Library technophile
Something the Michigander said about feeling mildly superannuated hit me in a soft spot.
Nah, nah, it’s not the age thing. The wide age range among students (at 31, I am right smack dab in the middle) is one of the things I purely love about library school. Though, okay, okay, I admit that some of the Wet-Behind-the-Ears set turn my superannuated teeth on edge now and then. I hope I wasn’t quite that bad when I was 23, though I suspect I was in fact worse.
No, it’s the Technology Thing. I am a great howling geek as proto-librarians go, and it shows. Perhaps too much.
My reference professor was pointed out to us during orientation as a technophobe. I don’t think she is, really; like most people, she’s all over stuff that actually works. That classroom has a digital-camera setup that lets regular paper be projected like a transparency. Quite a sensible idea. She loves it.
She just gets that deer-in-the-headlights look whenever I threaten to go off on a techno-tangent. Am I going to say something she won’t understand? Am I going to turn into a sudden techno-messiah? Am I about to proclaim the technology-induced Library Apocalypse, as too many techno-messiahs and frightened librarians have?
Well, I’m not. David can tell you that I’ve spent much of the last few weeks seething about the (unnecessary) shortcomings of current-gen library technology. (Proprietary database vendors have a hell of a lot to answer for, in my not-terribly-humble opinion.) I’m wholly on the side of the angels librarians in many of their concerns about databases and ebooks and electronic text generally. And techno-messiahs irritate the living daylights out of me. But she doesn’t know that, poor woman, and I never get a chance to explain it because she shuts down so fast.
I don’t precisely feel unwelcome, in part because this woman makes a serious point of being open and welcoming. But I sure do think twice before I say the word “ebook” in that classroom.
A few of my schoolmates look at me with respect laced with envy. Because I know how to put together a basic Web page, for Pete’s sake! They seem to think that I’ll snap up their jobs before they get to them, when the truth is I’m after jobs they’d never want. (Can you see me in a school library? Shee-yeah. As if.)
One asked me yesterday during break in reference class how I learned what I know. “Being dropped in the deep end,” I told him honestly. There’s this weird sense that technogeekery is a higher calling, a priesthood. Nah. It’s what ordinary people do to keep from throwing very expensive pieces of equipment out top-story windows.
There’s also a sense that we technogeeks think what we do is a higher calling. And I suspect that’s substantially our fault, and it irritates me because it makes techno-evangelism (when it’s warranted) just that much harder.
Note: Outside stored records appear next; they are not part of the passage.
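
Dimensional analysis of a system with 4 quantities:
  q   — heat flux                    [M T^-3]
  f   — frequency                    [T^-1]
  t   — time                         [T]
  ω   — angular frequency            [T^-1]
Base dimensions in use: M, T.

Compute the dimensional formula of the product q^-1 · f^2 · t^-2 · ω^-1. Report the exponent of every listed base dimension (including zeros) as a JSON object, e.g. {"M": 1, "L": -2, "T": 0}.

{"M": -1, "T": 0}

Write exponents as rows M,T / cols q,f,t,ω:
  M: [ 1  0  0  0]
  T: [-3 -1  1 -1]
  [M]: (-1)·1+(2)·0+(-2)·0+(-1)·0 = -1
  [T]: (-1)·-3+(2)·-1+(-2)·1+(-1)·-1 = 0
⇒ M^-1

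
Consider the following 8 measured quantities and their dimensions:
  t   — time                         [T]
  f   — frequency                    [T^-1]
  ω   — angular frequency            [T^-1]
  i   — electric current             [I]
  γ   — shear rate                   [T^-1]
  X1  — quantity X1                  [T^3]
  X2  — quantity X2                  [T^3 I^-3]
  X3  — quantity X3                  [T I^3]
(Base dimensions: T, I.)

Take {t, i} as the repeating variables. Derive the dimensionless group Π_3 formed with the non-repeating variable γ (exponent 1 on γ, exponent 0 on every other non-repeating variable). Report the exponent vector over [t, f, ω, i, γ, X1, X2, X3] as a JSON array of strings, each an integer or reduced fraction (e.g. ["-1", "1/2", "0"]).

Dimensional matrix (T×I by t×f×ω×i×γ×X1×X2×X3):
  T: [ 1 -1 -1  0 -1  3  3  1]
  I: [ 0  0  0  1  0  0 -3  3]
RREF → pivots at {t,i} ⇒ r = 2
Pivot set = {t,i}, free = {f,ω,γ,X1,X2,X3}
RREF:
  r0: [   1   -1   -1    0   -1    3    3    1]
  r1: [   0    0    0    1    0    0   -3    3]
Fix exponent of γ at 1, f at 0, ω at 0, X1 at 0, X2 at 0, X3 at 0; solve each RREF row for its pivot's exponent:
  r0: exp(t) + (-1)·1 = 0 ⇒ exp(t) = 1
  r1: exp(i) + (0)·1 = 0 ⇒ exp(i) = 0
Π_3 = t · γ

["1", "0", "0", "0", "1", "0", "0", "0"]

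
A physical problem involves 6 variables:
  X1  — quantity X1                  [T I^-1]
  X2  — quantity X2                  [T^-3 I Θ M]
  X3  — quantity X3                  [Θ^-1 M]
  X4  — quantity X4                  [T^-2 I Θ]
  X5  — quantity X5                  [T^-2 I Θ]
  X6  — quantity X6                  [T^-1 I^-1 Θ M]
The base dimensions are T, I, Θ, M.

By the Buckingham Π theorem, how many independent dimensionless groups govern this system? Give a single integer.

Dimensional matrix (T×I×Θ×M by X1×X2×X3×X4×X5×X6):
  T: [ 1 -3  0 -2 -2 -1]
  I: [-1  1  0  1  1 -1]
  Θ: [ 0  1 -1  1  1  1]
  M: [ 0  1  1  0  0  1]
Echelon form has 3 nonzero rows (pivots: X1,X2,X3)
n=6, r=3 ⇒ 3 dimensionless groups

3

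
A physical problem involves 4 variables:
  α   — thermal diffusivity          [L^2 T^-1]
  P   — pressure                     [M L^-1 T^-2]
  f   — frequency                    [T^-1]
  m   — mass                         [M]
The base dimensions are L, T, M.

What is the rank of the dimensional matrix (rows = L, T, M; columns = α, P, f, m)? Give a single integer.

Write exponents as rows L,T,M / cols α,P,f,m:
  L: [ 2 -1  0  0]
  T: [-1 -2 -1  0]
  M: [ 0  1  0  1]
Row reduction gives pivot columns α,P,f; rank = 3

3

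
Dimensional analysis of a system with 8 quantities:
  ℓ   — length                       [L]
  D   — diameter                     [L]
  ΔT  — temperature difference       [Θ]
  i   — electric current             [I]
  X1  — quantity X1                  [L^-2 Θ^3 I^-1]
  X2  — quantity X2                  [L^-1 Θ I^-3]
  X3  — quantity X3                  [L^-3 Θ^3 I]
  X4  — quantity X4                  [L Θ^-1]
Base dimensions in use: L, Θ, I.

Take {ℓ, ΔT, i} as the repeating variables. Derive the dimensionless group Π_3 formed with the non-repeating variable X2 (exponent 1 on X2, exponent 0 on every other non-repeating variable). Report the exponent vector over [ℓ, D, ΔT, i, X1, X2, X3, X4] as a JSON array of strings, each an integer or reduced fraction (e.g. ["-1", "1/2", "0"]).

["1", "0", "-1", "3", "0", "1", "0", "0"]

Dimensional matrix (L×Θ×I by ℓ×D×ΔT×i×X1×X2×X3×X4):
  L: [ 1  1  0  0 -2 -1 -3  1]
  Θ: [ 0  0  1  0  3  1  3 -1]
  I: [ 0  0  0  1 -1 -3  1  0]
RREF → pivots at {ℓ,ΔT,i} ⇒ r = 3
Pivot set = {ℓ,ΔT,i}, free = {D,X1,X2,X3,X4}
RREF:
  r0: [   1    1    0    0   -2   -1   -3    1]
  r1: [   0    0    1    0    3    1    3   -1]
  r2: [   0    0    0    1   -1   -3    1    0]
Fix exponent of X2 at 1, D at 0, X1 at 0, X3 at 0, X4 at 0; solve each RREF row for its pivot's exponent:
  r0: exp(ℓ) + (-1)·1 = 0 ⇒ exp(ℓ) = 1
  r1: exp(ΔT) + (1)·1 = 0 ⇒ exp(ΔT) = -1
  r2: exp(i) + (-3)·1 = 0 ⇒ exp(i) = 3
Π_3 = ℓ · ΔT^-1 · i^3 · X2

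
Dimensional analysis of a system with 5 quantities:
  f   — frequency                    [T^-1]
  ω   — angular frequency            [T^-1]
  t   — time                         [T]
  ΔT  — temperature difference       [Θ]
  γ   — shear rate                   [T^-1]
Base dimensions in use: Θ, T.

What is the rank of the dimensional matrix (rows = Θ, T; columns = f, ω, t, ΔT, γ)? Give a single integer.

2

Exponent matrix [Θ,T] × [f,ω,t,ΔT,γ]:
  Θ: [ 0  0  0  1  0]
  T: [-1 -1  1  0 -1]
Row reduction gives pivot columns f,ΔT; rank = 2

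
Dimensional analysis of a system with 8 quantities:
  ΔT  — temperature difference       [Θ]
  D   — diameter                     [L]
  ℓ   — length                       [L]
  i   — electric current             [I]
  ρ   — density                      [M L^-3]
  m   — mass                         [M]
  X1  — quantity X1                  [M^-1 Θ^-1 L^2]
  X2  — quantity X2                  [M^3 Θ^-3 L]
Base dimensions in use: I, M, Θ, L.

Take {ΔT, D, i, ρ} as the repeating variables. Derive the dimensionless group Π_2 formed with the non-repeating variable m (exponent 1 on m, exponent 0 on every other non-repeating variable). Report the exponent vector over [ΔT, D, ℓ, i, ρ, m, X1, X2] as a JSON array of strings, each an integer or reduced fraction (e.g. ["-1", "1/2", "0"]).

["0", "-3", "0", "0", "-1", "1", "0", "0"]

Dimensional matrix (I×M×Θ×L by ΔT×D×ℓ×i×ρ×m×X1×X2):
  I: [ 0  0  0  1  0  0  0  0]
  M: [ 0  0  0  0  1  1 -1  3]
  Θ: [ 1  0  0  0  0  0 -1 -3]
  L: [ 0  1  1  0 -3  0  2  1]
Row reduction gives pivot columns ΔT,D,i,ρ; rank = 4
Repeat: ΔT,D,i,ρ; free: ℓ,m,X1,X2
RREF:
  r0: [   1    0    0    0    0    0   -1   -3]
  r1: [   0    1    1    0    0    3   -1   10]
  r2: [   0    0    0    1    0    0    0    0]
  r3: [   0    0    0    0    1    1   -1    3]
Fix exponent of m at 1, ℓ at 0, X1 at 0, X2 at 0; solve each RREF row for its pivot's exponent:
  r0: exp(ΔT) + (0)·1 = 0 ⇒ exp(ΔT) = 0
  r1: exp(D) + (3)·1 = 0 ⇒ exp(D) = -3
  r2: exp(i) + (0)·1 = 0 ⇒ exp(i) = 0
  r3: exp(ρ) + (1)·1 = 0 ⇒ exp(ρ) = -1
Π_2 = D^-3 · ρ^-1 · m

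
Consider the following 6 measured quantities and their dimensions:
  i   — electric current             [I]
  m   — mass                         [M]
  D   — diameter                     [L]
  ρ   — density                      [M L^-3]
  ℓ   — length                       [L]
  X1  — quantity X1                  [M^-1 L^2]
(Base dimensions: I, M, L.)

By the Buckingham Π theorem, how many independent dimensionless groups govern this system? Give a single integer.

Write exponents as rows I,M,L / cols i,m,D,ρ,ℓ,X1:
  I: [ 1  0  0  0  0  0]
  M: [ 0  1  0  1  0 -1]
  L: [ 0  0  1 -3  1  2]
RREF → pivots at {i,m,D} ⇒ r = 3
Π count = n − r = 6 − 3 = 3

3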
But—and here I will whinge a little—for all their techno-envy, these people will not stir a step to learn from me and people like me. I’m about to cancel my CSS workshops, because nobody is coming.
I don’t wear a geek-clerical collar or techno-tefillin. I do still strongly believe that nothing I do is beyond the grasp of an ordinarily intelligent person. I would, just once, like to be met halfway. Even one-quarter-way.
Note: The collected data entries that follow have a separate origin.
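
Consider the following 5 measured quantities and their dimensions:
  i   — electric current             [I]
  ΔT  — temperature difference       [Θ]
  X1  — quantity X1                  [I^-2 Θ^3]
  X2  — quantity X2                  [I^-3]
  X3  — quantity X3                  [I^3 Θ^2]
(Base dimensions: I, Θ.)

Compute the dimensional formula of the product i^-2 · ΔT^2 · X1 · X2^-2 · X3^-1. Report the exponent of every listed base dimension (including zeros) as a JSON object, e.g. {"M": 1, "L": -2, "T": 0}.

Exponent matrix [I,Θ] × [i,ΔT,X1,X2,X3]:
  I: [ 1  0 -2 -3  3]
  Θ: [ 0  1  3  0  2]
  [I]: (-2)·1+(2)·0+(1)·-2+(-2)·-3+(-1)·3 = -1
  [Θ]: (-2)·0+(2)·1+(1)·3+(-2)·0+(-1)·2 = 3
⇒ I^-1 Θ^3

{"I": -1, "Θ": 3}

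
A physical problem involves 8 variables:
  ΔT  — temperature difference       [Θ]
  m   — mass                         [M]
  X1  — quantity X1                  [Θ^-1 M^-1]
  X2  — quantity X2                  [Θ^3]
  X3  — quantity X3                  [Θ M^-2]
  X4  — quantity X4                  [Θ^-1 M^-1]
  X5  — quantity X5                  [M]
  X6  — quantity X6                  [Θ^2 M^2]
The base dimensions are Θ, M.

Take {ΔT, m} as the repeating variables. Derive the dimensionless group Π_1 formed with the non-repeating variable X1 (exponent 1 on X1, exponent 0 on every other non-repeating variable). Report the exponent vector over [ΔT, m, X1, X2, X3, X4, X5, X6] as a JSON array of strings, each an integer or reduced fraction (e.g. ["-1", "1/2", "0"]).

Exponent matrix [Θ,M] × [ΔT,m,X1,X2,X3,X4,X5,X6]:
  Θ: [ 1  0 -1  3  1 -1  0  2]
  M: [ 0  1 -1  0 -2 -1  1  2]
Echelon form has 2 nonzero rows (pivots: ΔT,m)
Pivot set = {ΔT,m}, free = {X1,X2,X3,X4,X5,X6}
RREF:
  r0: [   1    0   -1    3    1   -1    0    2]
  r1: [   0    1   -1    0   -2   -1    1    2]
Fix exponent of X1 at 1, X2 at 0, X3 at 0, X4 at 0, X5 at 0, X6 at 0; solve each RREF row for its pivot's exponent:
  r0: exp(ΔT) + (-1)·1 = 0 ⇒ exp(ΔT) = 1
  r1: exp(m) + (-1)·1 = 0 ⇒ exp(m) = 1
Π_1 = ΔT · m · X1

["1", "1", "1", "0", "0", "0", "0", "0"]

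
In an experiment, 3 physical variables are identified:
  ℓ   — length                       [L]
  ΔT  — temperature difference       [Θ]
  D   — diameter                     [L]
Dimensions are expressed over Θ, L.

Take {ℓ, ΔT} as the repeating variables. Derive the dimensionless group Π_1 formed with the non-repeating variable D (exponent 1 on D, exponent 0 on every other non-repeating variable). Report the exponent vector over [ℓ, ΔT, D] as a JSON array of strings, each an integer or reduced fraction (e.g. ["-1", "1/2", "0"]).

["-1", "0", "1"]

Exponent matrix [Θ,L] × [ℓ,ΔT,D]:
  Θ: [ 0  1  0]
  L: [ 1  0  1]
Row reduction gives pivot columns ℓ,ΔT; rank = 2
Repeat: ℓ,ΔT; free: D
RREF:
  r0: [   1    0    1]
  r1: [   0    1    0]
Fix exponent of D at 1; solve each RREF row for its pivot's exponent:
  r0: exp(ℓ) + (1)·1 = 0 ⇒ exp(ℓ) = -1
  r1: exp(ΔT) + (0)·1 = 0 ⇒ exp(ΔT) = 0
Π_1 = ℓ^-1 · D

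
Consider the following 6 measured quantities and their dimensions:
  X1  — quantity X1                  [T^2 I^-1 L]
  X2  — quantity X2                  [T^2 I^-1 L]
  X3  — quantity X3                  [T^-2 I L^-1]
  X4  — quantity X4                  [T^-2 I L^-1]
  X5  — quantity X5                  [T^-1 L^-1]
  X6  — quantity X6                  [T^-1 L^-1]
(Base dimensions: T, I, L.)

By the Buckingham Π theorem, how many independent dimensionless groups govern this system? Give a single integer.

Write exponents as rows T,I,L / cols X1,X2,X3,X4,X5,X6:
  T: [ 2  2 -2 -2 -1 -1]
  I: [-1 -1  1  1  0  0]
  L: [ 1  1 -1 -1 -1 -1]
Row reduction gives pivot columns X1,X5; rank = 2
Π count = n − r = 6 − 2 = 4

4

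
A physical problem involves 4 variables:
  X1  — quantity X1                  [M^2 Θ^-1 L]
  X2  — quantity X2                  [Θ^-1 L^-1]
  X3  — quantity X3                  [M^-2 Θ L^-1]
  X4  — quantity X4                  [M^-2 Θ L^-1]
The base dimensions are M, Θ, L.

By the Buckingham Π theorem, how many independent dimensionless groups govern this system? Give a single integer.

Dimensional matrix (M×Θ×L by X1×X2×X3×X4):
  M: [ 2  0 -2 -2]
  Θ: [-1 -1  1  1]
  L: [ 1 -1 -1 -1]
Echelon form has 2 nonzero rows (pivots: X1,X2)
4 vars − rank 2 = 2 Π groups

2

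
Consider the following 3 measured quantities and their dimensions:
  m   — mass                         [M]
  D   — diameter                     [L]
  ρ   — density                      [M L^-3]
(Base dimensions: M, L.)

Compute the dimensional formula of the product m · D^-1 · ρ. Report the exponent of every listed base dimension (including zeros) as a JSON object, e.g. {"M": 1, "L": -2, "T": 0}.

Exponent matrix [M,L] × [m,D,ρ]:
  M: [ 1  0  1]
  L: [ 0  1 -3]
  [M]: (1)·1+(-1)·0+(1)·1 = 2
  [L]: (1)·0+(-1)·1+(1)·-3 = -4
⇒ M^2 L^-4

{"M": 2, "L": -4}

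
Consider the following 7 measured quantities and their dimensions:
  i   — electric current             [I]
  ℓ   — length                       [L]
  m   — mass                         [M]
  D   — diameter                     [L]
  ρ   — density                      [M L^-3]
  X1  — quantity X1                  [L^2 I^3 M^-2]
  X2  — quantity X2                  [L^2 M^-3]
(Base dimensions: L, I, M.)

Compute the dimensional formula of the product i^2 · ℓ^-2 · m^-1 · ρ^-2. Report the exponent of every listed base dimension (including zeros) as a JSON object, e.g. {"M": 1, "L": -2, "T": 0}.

Dimensional matrix (L×I×M by i×ℓ×m×D×ρ×X1×X2):
  L: [ 0  1  0  1 -3  2  2]
  I: [ 1  0  0  0  0  3  0]
  M: [ 0  0  1  0  1 -2 -3]
  [L]: (2)·0+(-2)·1+(-1)·0+(-2)·-3 = 4
  [I]: (2)·1+(-2)·0+(-1)·0+(-2)·0 = 2
  [M]: (2)·0+(-2)·0+(-1)·1+(-2)·1 = -3
⇒ L^4 I^2 M^-3

{"L": 4, "I": 2, "M": -3}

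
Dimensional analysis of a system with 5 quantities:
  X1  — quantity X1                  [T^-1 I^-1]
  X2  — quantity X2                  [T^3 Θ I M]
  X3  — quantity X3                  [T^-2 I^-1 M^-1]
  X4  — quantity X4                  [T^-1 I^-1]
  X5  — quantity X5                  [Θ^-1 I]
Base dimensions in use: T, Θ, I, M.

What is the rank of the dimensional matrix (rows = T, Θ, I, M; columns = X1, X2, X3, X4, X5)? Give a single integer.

3

Exponent matrix [T,Θ,I,M] × [X1,X2,X3,X4,X5]:
  T: [-1  3 -2 -1  0]
  Θ: [ 0  1  0  0 -1]
  I: [-1  1 -1 -1  1]
  M: [ 0  1 -1  0  0]
Row reduction gives pivot columns X1,X2,X3; rank = 3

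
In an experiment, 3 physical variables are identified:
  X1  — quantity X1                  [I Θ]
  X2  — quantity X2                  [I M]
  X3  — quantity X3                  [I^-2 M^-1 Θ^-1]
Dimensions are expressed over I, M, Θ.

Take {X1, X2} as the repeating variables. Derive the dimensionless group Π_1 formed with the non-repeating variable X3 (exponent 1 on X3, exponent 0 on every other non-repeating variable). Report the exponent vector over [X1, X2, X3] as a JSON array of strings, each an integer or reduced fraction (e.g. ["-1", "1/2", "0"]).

Dimensional matrix (I×M×Θ by X1×X2×X3):
  I: [ 1  1 -2]
  M: [ 0  1 -1]
  Θ: [ 1  0 -1]
Echelon form has 2 nonzero rows (pivots: X1,X2)
Pivot set = {X1,X2}, free = {X3}
RREF:
  r0: [   1    0   -1]
  r1: [   0    1   -1]
  r2: [   0    0    0]
Fix exponent of X3 at 1; solve each RREF row for its pivot's exponent:
  r0: exp(X1) + (-1)·1 = 0 ⇒ exp(X1) = 1
  r1: exp(X2) + (-1)·1 = 0 ⇒ exp(X2) = 1
Π_1 = X1 · X2 · X3

["1", "1", "1"]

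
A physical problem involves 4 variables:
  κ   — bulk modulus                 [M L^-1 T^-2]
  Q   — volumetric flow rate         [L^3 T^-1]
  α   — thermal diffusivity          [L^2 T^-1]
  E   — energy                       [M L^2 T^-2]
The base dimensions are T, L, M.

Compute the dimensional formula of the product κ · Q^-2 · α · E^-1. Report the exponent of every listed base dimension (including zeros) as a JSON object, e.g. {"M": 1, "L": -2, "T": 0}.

Write exponents as rows T,L,M / cols κ,Q,α,E:
  T: [-2 -1 -1 -2]
  L: [-1  3  2  2]
  M: [ 1  0  0  1]
  [T]: (1)·-2+(-2)·-1+(1)·-1+(-1)·-2 = 1
  [L]: (1)·-1+(-2)·3+(1)·2+(-1)·2 = -7
  [M]: (1)·1+(-2)·0+(1)·0+(-1)·1 = 0
⇒ T L^-7

{"T": 1, "L": -7, "M": 0}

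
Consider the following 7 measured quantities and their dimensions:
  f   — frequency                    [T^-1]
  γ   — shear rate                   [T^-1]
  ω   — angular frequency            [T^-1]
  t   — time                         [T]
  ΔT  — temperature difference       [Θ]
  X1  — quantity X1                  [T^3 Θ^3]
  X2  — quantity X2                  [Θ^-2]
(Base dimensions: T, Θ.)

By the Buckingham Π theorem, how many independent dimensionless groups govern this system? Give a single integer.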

I’m still trying. Spurred by me, our LITA group is considering a Markover Day in the SLIS lab, where people can come in and work on their websites (new or existing) together. I hope that refurbishing existing projects in a congenial atmosphere will prove a better lure than an hour of passively listening to me. (Hey, I’d take that deal. Even I don’t like listening to me for an hour.)
But, sheesh. Does it have to be this hard?